Customized threshold rules are an essential element in a mature operations environment. You can create many of these threshold rules in Operations Manager. These threshold rules are typically based on the requirements of the BizTalk application. The Performance Analysis of Logs (PAL) tool can streamline the process of determining the correct values for these thresholds for your environment. The PAL tool comes with some base threshold values that can serve as the core of the data that is used for Microsoft System Center Operations Manager. Implementing those threshold rules in Operations Manager allows for automated monitoring. In addition, an administrator can setup notification rules and can perform actions based on the triggering of a threshold rule (such as running a script, calling .NET code, sending e-mail, etc.). The following table shows threshold-monitoring tools.

Tool Task
Performance Analysis of Logs (PAL) tool The PAL tool automatically reports when performance counters are beyond thresholds. The thresholds dynamically change to be appropriate for the environment of the server. For example, the kernel memory pool thresholds change based on the answers that the user provides about 32-bit/64-bit architecture, amount of physical memory, and /3GB switch. Download the PAL tool for free from GitHub.
Operations Manager The BizTalk Server management pack and Operation Manager Operations console can be configured to display alerts if critical BizTalk Server counters exceed the defined thresholds.

Troubleshooting

Once you are aware of a health problem with your BizTalk Server applications, you can use the Group Hub page and Query pages in the BizTalk Server Administration console to analyze the problem.

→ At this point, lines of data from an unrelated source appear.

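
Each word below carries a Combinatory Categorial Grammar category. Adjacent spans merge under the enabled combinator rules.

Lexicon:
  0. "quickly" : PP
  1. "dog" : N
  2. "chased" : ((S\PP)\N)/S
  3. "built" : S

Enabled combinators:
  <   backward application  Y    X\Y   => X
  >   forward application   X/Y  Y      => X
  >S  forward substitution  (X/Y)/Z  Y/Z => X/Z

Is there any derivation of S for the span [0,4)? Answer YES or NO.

YES

[0,4] S   <
  [0,1] "quickly" : PP
  [1,4] S\PP   <
    [1,2] "dog" : N
    [2,4] (S\PP)\N   >
      [2,3] "chased" : ((S\PP)\N)/S
      [3,4] "built" : S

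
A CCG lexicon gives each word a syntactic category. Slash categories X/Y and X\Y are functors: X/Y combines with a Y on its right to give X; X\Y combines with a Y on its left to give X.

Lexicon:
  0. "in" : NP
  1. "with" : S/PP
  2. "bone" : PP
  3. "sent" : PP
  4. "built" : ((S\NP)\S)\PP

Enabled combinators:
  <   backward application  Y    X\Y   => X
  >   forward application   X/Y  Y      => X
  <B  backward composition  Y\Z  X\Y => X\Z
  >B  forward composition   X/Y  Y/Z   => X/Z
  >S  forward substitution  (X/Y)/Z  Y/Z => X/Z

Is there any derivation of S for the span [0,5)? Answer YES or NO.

YES

[0,5] S   <
  [0,1] "in" : NP
  [1,5] S\NP   <
    [1,3] S   >
      [1,2] "with" : S/PP
      [2,3] "bone" : PP
    [3,5] (S\NP)\S   <
      [3,4] "sent" : PP
      [4,5] "built" : ((S\NP)\S)\PP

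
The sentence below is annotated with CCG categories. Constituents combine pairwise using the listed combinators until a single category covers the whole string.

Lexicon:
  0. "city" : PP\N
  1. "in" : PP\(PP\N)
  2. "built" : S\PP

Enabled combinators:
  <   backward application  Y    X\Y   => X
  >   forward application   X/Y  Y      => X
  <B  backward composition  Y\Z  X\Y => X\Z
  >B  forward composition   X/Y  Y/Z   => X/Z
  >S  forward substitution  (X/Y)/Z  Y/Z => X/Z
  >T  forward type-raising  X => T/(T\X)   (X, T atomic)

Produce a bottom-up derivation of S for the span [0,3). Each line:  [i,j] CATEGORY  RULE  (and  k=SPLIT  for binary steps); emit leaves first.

[0,1] PP\N  lex  "city"
[1,2] PP\(PP\N)  lex  "in"
[0,2] PP  <  k=1
[2,3] S\PP  lex  "built"
[0,3] S  <  k=2

[0,3] S   <
  [0,2] PP   <
    [0,1] "city" : PP\N
    [1,2] "in" : PP\(PP\N)
  [2,3] "built" : S\PP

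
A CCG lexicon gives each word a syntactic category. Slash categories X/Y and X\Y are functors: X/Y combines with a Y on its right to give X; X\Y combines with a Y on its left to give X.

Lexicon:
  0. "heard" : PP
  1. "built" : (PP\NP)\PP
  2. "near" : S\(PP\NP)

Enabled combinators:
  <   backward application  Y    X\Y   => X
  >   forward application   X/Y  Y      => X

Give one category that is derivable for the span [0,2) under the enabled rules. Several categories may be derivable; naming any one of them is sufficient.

[0,3] S   <
  [0,2] PP\NP   <
    [0,1] "heard" : PP
    [1,2] "built" : (PP\NP)\PP
  [2,3] "near" : S\(PP\NP)

PP\NP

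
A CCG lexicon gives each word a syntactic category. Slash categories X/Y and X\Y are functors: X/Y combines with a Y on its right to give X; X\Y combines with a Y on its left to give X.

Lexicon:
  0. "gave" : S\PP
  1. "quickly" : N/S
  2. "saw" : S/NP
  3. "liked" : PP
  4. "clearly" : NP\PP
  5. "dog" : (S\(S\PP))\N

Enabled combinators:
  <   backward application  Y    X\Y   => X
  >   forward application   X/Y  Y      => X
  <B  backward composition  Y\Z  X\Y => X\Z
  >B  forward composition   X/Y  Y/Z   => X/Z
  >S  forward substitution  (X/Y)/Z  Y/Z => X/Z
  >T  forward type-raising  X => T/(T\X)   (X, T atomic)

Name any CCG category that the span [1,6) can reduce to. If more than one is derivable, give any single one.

S\(S\PP)

[0,6] S   <
  [0,1] "gave" : S\PP
  [1,6] S\(S\PP)   <
    [1,5] N   >
      [1,3] N/NP   >B
        [1,2] "quickly" : N/S
        [2,3] "saw" : S/NP
      [3,5] NP   <
        [3,4] "liked" : PP
        [4,5] "clearly" : NP\PP
    [5,6] "dog" : (S\(S\PP))\N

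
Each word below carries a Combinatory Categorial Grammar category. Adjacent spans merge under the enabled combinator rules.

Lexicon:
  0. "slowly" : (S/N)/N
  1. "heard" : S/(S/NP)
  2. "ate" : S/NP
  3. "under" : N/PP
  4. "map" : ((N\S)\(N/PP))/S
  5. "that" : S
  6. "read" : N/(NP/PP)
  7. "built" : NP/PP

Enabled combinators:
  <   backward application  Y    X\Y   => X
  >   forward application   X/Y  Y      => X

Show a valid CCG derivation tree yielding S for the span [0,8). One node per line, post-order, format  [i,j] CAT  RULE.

[0,8] S   >
  [0,6] S/N   >
    [0,1] "slowly" : (S/N)/N
    [1,6] N   <
      [1,3] S   >
        [1,2] "heard" : S/(S/NP)
        [2,3] "ate" : S/NP
      [3,6] N\S   <
        [3,4] "under" : N/PP
        [4,6] (N\S)\(N/PP)   >
          [4,5] "map" : ((N\S)\(N/PP))/S
          [5,6] "that" : S
  [6,8] N   >
    [6,7] "read" : N/(NP/PP)
    [7,8] "built" : NP/PP

[0,1] (S/N)/N  lex  "slowly"
[1,2] S/(S/NP)  lex  "heard"
[2,3] S/NP  lex  "ate"
[1,3] S  >  k=2
[3,4] N/PP  lex  "under"
[4,5] ((N\S)\(N/PP))/S  lex  "map"
[5,6] S  lex  "that"
[4,6] (N\S)\(N/PP)  >  k=5
[3,6] N\S  <  k=4
[1,6] N  <  k=3
[0,6] S/N  >  k=1
[6,7] N/(NP/PP)  lex  "read"
[7,8] NP/PP  lex  "built"
[6,8] N  >  k=7
[0,8] S  >  k=6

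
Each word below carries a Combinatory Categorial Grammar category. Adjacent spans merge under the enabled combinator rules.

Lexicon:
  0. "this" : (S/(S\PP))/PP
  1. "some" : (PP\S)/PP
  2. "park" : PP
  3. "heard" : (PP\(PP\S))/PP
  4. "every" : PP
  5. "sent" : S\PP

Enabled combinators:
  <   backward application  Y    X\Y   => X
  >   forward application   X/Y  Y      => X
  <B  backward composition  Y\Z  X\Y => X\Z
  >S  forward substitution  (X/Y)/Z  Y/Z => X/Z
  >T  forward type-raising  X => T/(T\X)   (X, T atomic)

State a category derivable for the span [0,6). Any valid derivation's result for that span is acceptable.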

The BizTalk Server Administration console provides an integrated configuration, deployment and troubleshooting experience, and you can fix configuration and deployment related problems within the Administration console after you have pinpointed them. Typically, most application problems are due to messages not getting through as expected (this can manifest as suspended service instances, or retrying ports, or dehydrated instances that have not been reactivated, etc.)

You can use the Group Hub page and Query pages to group your service instances (whatever state they are in: running, suspended, dehydrated, etc.) by application, error type, service type, host, etc., to isolate the different errors, investigate them one by one, and fix them.